In this perspective, fear is not only an individual emotion, but a structured social phenomenon, which arises from the interweaving of economic inequalities, spatial marginality and progressive rarefaction of services.
One of the most alarming aspects highlighted by the article is the spread of radical and reactive attitudes. “43 percent of Italians believe that people must defend themselves today,” while even 64 percent demonstrate a certain legitimacy of the idea of replacing law enforcement. It is what Risso defines the “justice syndrome”, a phenomenon that signals a deep crisis of the trust between citizens and institutions.
This dynamic was analyzed by scholars such as Zygmunt Bauman, who spoke of “liquid fear”, widespread and devoid of a defined object, typical of societies marked by precariousness and instability. Loïc Wacquant, a contemporary sociologist, has shown that in neo-liberal societies the contraction of welfare often corresponds to an expansion of the criminal state, with securitarian policies affecting the most vulnerable groups instead of intervention on the structural causes of discomfort.
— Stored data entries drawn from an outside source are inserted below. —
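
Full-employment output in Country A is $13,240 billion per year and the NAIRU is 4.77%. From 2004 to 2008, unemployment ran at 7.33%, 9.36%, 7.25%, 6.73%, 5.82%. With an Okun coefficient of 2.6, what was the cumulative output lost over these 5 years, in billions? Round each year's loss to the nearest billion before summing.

$4,351 billion

Year 2004: gap = -2.6 × (7.33 - 4.77) = -6.656%, loss ≈ 13240 × 6.656/100 ≈ 881.
Year 2005: gap = -2.6 × (9.36 - 4.77) = -11.934%, loss ≈ 13240 × 11.934/100 ≈ 1580.
Year 2006: gap = -2.6 × (7.25 - 4.77) = -6.448%, loss ≈ 13240 × 6.448/100 ≈ 854.
Year 2007: gap = -2.6 × (6.73 - 4.77) = -5.096%, loss ≈ 13240 × 5.096/100 ≈ 675.
Year 2008: gap = -2.6 × (5.82 - 4.77) = -2.73%, loss ≈ 13240 × 2.73/100 ≈ 361.
Total lost output = 881 + 1580 + 854 + 675 + 361 = 4351 billion.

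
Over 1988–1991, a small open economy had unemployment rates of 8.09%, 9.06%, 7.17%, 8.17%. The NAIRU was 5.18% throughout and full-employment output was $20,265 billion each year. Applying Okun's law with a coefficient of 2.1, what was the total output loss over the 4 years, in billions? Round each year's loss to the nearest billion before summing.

Year 1988: gap = -2.1 × (8.09 - 5.18) = -6.111%, loss ≈ 20265 × 6.111/100 ≈ 1238.
Year 1989: gap = -2.1 × (9.06 - 5.18) = -8.148%, loss ≈ 20265 × 8.148/100 ≈ 1651.
Year 1990: gap = -2.1 × (7.17 - 5.18) = -4.179%, loss ≈ 20265 × 4.179/100 ≈ 847.
Year 1991: gap = -2.1 × (8.17 - 5.18) = -6.279%, loss ≈ 20265 × 6.279/100 ≈ 1272.
Total lost output = 1238 + 1651 + 847 + 1272 = 5008 billion.

$5,008 billion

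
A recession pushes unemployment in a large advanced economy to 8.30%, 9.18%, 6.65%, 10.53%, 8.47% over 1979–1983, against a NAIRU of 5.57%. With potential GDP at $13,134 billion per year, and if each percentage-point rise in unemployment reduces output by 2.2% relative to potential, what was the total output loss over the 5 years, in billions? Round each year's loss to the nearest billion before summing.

$4,415 billion

Year 1979: gap = -2.2 × (8.3 - 5.57) = -6.006%, loss ≈ 13134 × 6.006/100 ≈ 789.
Year 1980: gap = -2.2 × (9.18 - 5.57) = -7.942%, loss ≈ 13134 × 7.942/100 ≈ 1043.
Year 1981: gap = -2.2 × (6.65 - 5.57) = -2.376%, loss ≈ 13134 × 2.376/100 ≈ 312.
Year 1982: gap = -2.2 × (10.53 - 5.57) = -10.912%, loss ≈ 13134 × 10.912/100 ≈ 1433.
Year 1983: gap = -2.2 × (8.47 - 5.57) = -6.38%, loss ≈ 13134 × 6.38/100 ≈ 838.
Total lost output = 789 + 1043 + 312 + 1433 + 838 = 4415 billion.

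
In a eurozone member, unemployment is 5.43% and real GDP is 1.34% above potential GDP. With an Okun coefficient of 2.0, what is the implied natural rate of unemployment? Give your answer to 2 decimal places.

From Okun's law, u - u* = -(output gap)/β = -(1.34)/2.0 = -0.67 points.
So u* = 5.43 + 0.67 = 6.10%.

6.10%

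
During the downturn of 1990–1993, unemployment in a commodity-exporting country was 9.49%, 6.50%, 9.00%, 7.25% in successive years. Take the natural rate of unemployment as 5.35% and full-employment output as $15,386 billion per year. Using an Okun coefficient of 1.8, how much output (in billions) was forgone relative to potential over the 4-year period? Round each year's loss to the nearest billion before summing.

$3,002 billion

Year 1990: gap = -1.8 × (9.49 - 5.35) = -7.452%, loss ≈ 15386 × 7.452/100 ≈ 1147.
Year 1991: gap = -1.8 × (6.5 - 5.35) = -2.07%, loss ≈ 15386 × 2.07/100 ≈ 318.
Year 1992: gap = -1.8 × (9 - 5.35) = -6.57%, loss ≈ 15386 × 6.57/100 ≈ 1011.
Year 1993: gap = -1.8 × (7.25 - 5.35) = -3.42%, loss ≈ 15386 × 3.42/100 ≈ 526.
Total lost output = 1147 + 318 + 1011 + 526 = 3002 billion.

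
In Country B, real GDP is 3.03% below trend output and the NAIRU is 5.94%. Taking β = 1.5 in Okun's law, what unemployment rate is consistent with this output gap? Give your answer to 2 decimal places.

7.96%

From Okun's law, u - u* = -(output gap)/β = -(-3.03)/1.5 = 2.02 points.
So u = 5.94 + 2.02 = 7.96%.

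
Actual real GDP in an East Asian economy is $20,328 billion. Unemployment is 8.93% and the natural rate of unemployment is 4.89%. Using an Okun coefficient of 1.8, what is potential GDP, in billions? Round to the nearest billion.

$21,922 billion

Unemployment gap = 8.93 - 4.89 = 4.04 points, so output gap = -1.8 × 4.04 = -7.272%.
Since Y = Y* × (1 + gap/100), Y* = 20328/0.92728 ≈ 21922 billion.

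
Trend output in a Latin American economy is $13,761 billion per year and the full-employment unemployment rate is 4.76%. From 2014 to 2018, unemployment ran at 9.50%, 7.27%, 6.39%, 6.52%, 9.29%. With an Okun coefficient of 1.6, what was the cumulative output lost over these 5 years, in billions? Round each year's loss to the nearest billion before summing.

Year 2014: gap = -1.6 × (9.5 - 4.76) = -7.584%, loss ≈ 13761 × 7.584/100 ≈ 1044.
Year 2015: gap = -1.6 × (7.27 - 4.76) = -4.016%, loss ≈ 13761 × 4.016/100 ≈ 553.
Year 2016: gap = -1.6 × (6.39 - 4.76) = -2.608%, loss ≈ 13761 × 2.608/100 ≈ 359.
Year 2017: gap = -1.6 × (6.52 - 4.76) = -2.816%, loss ≈ 13761 × 2.816/100 ≈ 388.
Year 2018: gap = -1.6 × (9.29 - 4.76) = -7.248%, loss ≈ 13761 × 7.248/100 ≈ 997.
Total lost output = 1044 + 553 + 359 + 388 + 997 = 3341 billion.

$3,341 billion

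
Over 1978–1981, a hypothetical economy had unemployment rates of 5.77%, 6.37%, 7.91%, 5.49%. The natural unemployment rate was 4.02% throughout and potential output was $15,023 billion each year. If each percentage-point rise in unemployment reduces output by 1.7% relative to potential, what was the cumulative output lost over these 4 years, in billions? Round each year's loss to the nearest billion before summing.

Year 1978: gap = -1.7 × (5.77 - 4.02) = -2.975%, loss ≈ 15023 × 2.975/100 ≈ 447.
Year 1979: gap = -1.7 × (6.37 - 4.02) = -3.995%, loss ≈ 15023 × 3.995/100 ≈ 600.
Year 1980: gap = -1.7 × (7.91 - 4.02) = -6.613%, loss ≈ 15023 × 6.613/100 ≈ 993.
Year 1981: gap = -1.7 × (5.49 - 4.02) = -2.499%, loss ≈ 15023 × 2.499/100 ≈ 375.
Total lost output = 447 + 600 + 993 + 375 = 2415 billion.

$2,415 billion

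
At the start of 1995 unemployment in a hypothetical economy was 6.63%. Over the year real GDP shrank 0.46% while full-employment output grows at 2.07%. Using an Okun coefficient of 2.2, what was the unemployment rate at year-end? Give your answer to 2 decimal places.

Growth-rate Okun's law: g_Y = g_Y* - β × Δu, so Δu = (g_Y* - g_Y)/β.
Δu = (2.07 + 0.46)/2.2 = 2.53/2.2 = 1.15 percentage points.
Year-end unemployment = 6.63 + 1.15 = 7.78%.

7.78%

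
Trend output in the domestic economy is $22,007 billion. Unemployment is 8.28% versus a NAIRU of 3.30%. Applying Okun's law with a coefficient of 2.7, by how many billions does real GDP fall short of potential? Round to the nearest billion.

$2,959 billion

Output gap = -2.7 × (8.28 - 3.3) = -2.7 × 4.98 = -13.446%.
Actual GDP ≈ 22007 × 0.86554 ≈ 19048 billion, so the shortfall is 22007 - 19048 = 2959 billion.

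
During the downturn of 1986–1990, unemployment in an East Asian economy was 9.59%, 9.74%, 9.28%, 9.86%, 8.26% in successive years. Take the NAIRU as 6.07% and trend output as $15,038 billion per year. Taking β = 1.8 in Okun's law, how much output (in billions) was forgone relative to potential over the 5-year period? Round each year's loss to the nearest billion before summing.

$4,434 billion

Year 1986: gap = -1.8 × (9.59 - 6.07) = -6.336%, loss ≈ 15038 × 6.336/100 ≈ 953.
Year 1987: gap = -1.8 × (9.74 - 6.07) = -6.606%, loss ≈ 15038 × 6.606/100 ≈ 993.
Year 1988: gap = -1.8 × (9.28 - 6.07) = -5.778%, loss ≈ 15038 × 5.778/100 ≈ 869.
Year 1989: gap = -1.8 × (9.86 - 6.07) = -6.822%, loss ≈ 15038 × 6.822/100 ≈ 1026.
Year 1990: gap = -1.8 × (8.26 - 6.07) = -3.942%, loss ≈ 15038 × 3.942/100 ≈ 593.
Total lost output = 953 + 993 + 869 + 1026 + 593 = 4434 billion.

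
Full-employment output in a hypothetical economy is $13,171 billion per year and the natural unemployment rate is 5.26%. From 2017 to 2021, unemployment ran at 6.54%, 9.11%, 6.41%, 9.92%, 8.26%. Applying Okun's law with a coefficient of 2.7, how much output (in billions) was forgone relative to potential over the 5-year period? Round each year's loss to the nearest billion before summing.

Year 2017: gap = -2.7 × (6.54 - 5.26) = -3.456%, loss ≈ 13171 × 3.456/100 ≈ 455.
Year 2018: gap = -2.7 × (9.11 - 5.26) = -10.395%, loss ≈ 13171 × 10.395/100 ≈ 1369.
Year 2019: gap = -2.7 × (6.41 - 5.26) = -3.105%, loss ≈ 13171 × 3.105/100 ≈ 409.
Year 2020: gap = -2.7 × (9.92 - 5.26) = -12.582%, loss ≈ 13171 × 12.582/100 ≈ 1657.
Year 2021: gap = -2.7 × (8.26 - 5.26) = -8.1%, loss ≈ 13171 × 8.1/100 ≈ 1067.
Total lost output = 455 + 1369 + 409 + 1657 + 1067 = 4957 billion.

$4,957 billion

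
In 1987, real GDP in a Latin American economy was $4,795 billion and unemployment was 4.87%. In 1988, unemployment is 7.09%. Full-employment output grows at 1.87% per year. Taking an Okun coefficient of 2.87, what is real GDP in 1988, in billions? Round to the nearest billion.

$4,579 billion

Δu = 7.09 - 4.87 = 2.22 points.
Okun's law (growth form): g_Y = g_Y* - β × Δu = 1.87 - 2.87 × (2.22) = 1.87 - 6.3714 = -4.5014%.
Real GDP in the next year = 4795 × (1 - 4.5014/100) = 4795 × 0.954986 ≈ 4579 billion.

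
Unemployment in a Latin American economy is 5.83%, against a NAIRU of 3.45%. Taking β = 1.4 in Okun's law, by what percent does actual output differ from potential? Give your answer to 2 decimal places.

-3.33%

The unemployment gap is 5.83 - 3.45 = 2.38 percentage points.
Okun's law gives an output gap of -1.4 × 2.38 = -3.332%, i.e. 3.33% below potential.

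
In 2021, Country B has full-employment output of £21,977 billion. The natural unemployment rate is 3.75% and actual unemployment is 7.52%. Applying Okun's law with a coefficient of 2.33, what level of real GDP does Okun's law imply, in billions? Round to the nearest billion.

Unemployment gap = 7.52 - 3.75 = 3.77 points, so the output gap is -2.33 × 3.77 = -8.7841%.
Actual GDP = 21977 × (1 - 8.7841/100) = 21977 × 0.912159 ≈ 20047 billion.

£20,047 billion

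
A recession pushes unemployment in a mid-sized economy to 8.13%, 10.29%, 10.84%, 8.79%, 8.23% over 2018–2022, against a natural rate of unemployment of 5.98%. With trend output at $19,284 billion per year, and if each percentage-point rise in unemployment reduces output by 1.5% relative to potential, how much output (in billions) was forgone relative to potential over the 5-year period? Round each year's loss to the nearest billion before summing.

$4,739 billion

Year 2018: gap = -1.5 × (8.13 - 5.98) = -3.225%, loss ≈ 19284 × 3.225/100 ≈ 622.
Year 2019: gap = -1.5 × (10.29 - 5.98) = -6.465%, loss ≈ 19284 × 6.465/100 ≈ 1247.
Year 2020: gap = -1.5 × (10.84 - 5.98) = -7.29%, loss ≈ 19284 × 7.29/100 ≈ 1406.
Year 2021: gap = -1.5 × (8.79 - 5.98) = -4.215%, loss ≈ 19284 × 4.215/100 ≈ 813.
Year 2022: gap = -1.5 × (8.23 - 5.98) = -3.375%, loss ≈ 19284 × 3.375/100 ≈ 651.
Total lost output = 622 + 1247 + 1406 + 813 + 651 = 4739 billion.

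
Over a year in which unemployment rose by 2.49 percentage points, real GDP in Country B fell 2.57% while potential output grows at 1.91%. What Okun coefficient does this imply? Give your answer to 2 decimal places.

β ≈ 1.80

Growth form: g_Y = g_Y* - β × Δu, so β = (g_Y* - g_Y)/Δu.
β = (1.91 + 2.57)/2.49 = 4.48/2.49 = 1.80.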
Risso notes that politics “transforms a malaise rooted in material conditions of life in a story that identifies an enemy and proposes as a solution only repressive control”. It is a narrative that channels social anger towards scapegoats, diverting attention from inequalities and urban decay.
Yet, just from the analysis of the percentages there is also an alternative possibility. Recognising that safety is made of adequate lighting, proximity services, public space care, social presence and welfare policies means giving it a genuinely collective dimension. Investing in territories, peripheries, community networks and social prevention can reduce insecurity more effectively than any sanitation.
Rethinking security as a common good and not as a simple control tool is a complex but necessary challenge. It is from here that a policy can be born that can reduce the distance between institutions and citizens, transforming fear into trust and discomfort into participation. In this sense, what emerges from Risso’s work is a concrete invitation to imagine a more just, inclusive and really safer future.